L’obbligo del lavoratore di reperibilità alla visita medica di controllo dell’Inps comporta che l’allontanamento dall’abitazione è giustificabile solo se tempestivamente comunicato agli organi di controllo. Qualora tale comunicazione sia stata omessa o sia tardiva, non viene automaticamente meno il diritto al trattamento di malattia, ma l’omissione o il ritardo devono a loro volta essere giustificati.

Questo è il principio affermato dalla Corte di Cassazione con la sentenza 19 febbraio 2016, n. 3294, riguardo il caso di un lavoratore in malattia che si era allontanato dal proprio domicilio per seri motivi familiari, senza nemmeno aver tentato di dimostrare l’impossibilità di avvisare il datore di lavoro e l’Inps della repentina partenza (non consentendo in tal modo la visita di controllo), come rilevato dalla Corte di Appello, e senza avere poi sufficientemente provato l’inevitabilità del viaggio.

La Suprema Corte conferma le motivazioni della Corte di Appello e respinge il ricorso del lavoratore, ribadendo che l’ingiustificata assenza del lavoratore alla visita di controllo, che prevede la decadenza (in varia misura) dal diritto al trattamento economico di malattia, non coincide necessariamente con l’assenza dalla propria abitazione, ma anche quando vi sia una condotta che, per incuria o negligenza, impedisca il controllo. La prova dell’osservanza del dovere di diligenza incombe al lavoratore.
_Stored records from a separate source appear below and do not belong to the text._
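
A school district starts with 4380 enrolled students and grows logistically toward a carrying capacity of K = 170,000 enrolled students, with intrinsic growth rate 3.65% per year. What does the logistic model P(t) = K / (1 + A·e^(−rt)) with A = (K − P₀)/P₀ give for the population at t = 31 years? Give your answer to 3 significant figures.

≈ 12,900 enrolled students

A = (170000 − 4380)/4380 = 37.81279
P(31) = 170000 / (1 + 37.81279·e^(−0.0365·31)) = 170000 / (1 + 37.81279·0.322549)
= 170000 / 13.19648 ≈ 12882.22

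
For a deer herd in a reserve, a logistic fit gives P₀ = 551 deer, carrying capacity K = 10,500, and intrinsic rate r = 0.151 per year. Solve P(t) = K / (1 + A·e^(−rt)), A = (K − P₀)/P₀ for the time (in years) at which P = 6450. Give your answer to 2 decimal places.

A = (10500 − 551)/551 = 18.05626
6450 = 10500/(1 + 18.05626·e^(−0.151t)) → 1 + 18.05626·e^(−0.151t) = 1.62791
e^(−0.151t) = 0.034775 → t = ln(28.75627)/0.151 = 3.35886/0.151

t ≈ 22.24 years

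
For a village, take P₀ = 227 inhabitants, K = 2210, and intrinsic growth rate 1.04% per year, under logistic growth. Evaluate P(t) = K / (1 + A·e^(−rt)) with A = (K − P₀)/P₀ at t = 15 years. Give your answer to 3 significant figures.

A = (2210 − 227)/227 = 8.73568
P(15) = 2210 / (1 + 8.73568·e^(−0.0104·15)) = 2210 / (1 + 8.73568·0.855559)
= 2210 / 8.47389 ≈ 260.8

≈ 261 inhabitants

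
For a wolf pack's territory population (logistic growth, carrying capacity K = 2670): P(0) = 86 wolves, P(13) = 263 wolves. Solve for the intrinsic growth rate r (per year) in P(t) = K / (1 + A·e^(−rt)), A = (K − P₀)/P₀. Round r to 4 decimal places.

A = (2670 − 86)/86 = 30.04651
263 = 2670/(1 + 30.04651·e^(−r·13)) → e^(−13r) = (10.15209 − 1)/30.04651 = 0.304597
r = −ln(0.304597)/13 = 1.18876/13

r ≈ 0.0914 per year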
Del resto, si legge nella sentenza, “l’obbligo dell’Inps di erogare l’indennità di malattia permane, anche a fronte di un comportamento del lavoratore che si sottragga alla verifica sanitaria, solamente ove ricorrano serie e comprovate ragioni, quale l’indifferibile necessità di recarsi presso un luogo diverso dal proprio domicilio, e considerato l’obbligo di cooperazione in capo all’assicurato per la realizzazione del fine di rilevanza pubblica di impedire abusi di tutela.”.

Infine, conclude la Cassazione, “Come correttamente rilevato dalla Corte territoriale, nel caso di specie non ricorre né un caso di forza maggiore né una situazione cogente che abbia reso indifferibile la presenza del lavoratore in luogo diverso dal proprio domicilio durante le fasce orarie di reperibilità, bensì una mera opportunità di assistere un proprio familiare. Né è emersa la collaborazione del lavoratore con l’ente previdenziale in ordine al mutamento di domicilio durante il periodo di malattia, comunicazione imposta dall’obbligo di diligenza preordinato a consentire i controlli sanitari”.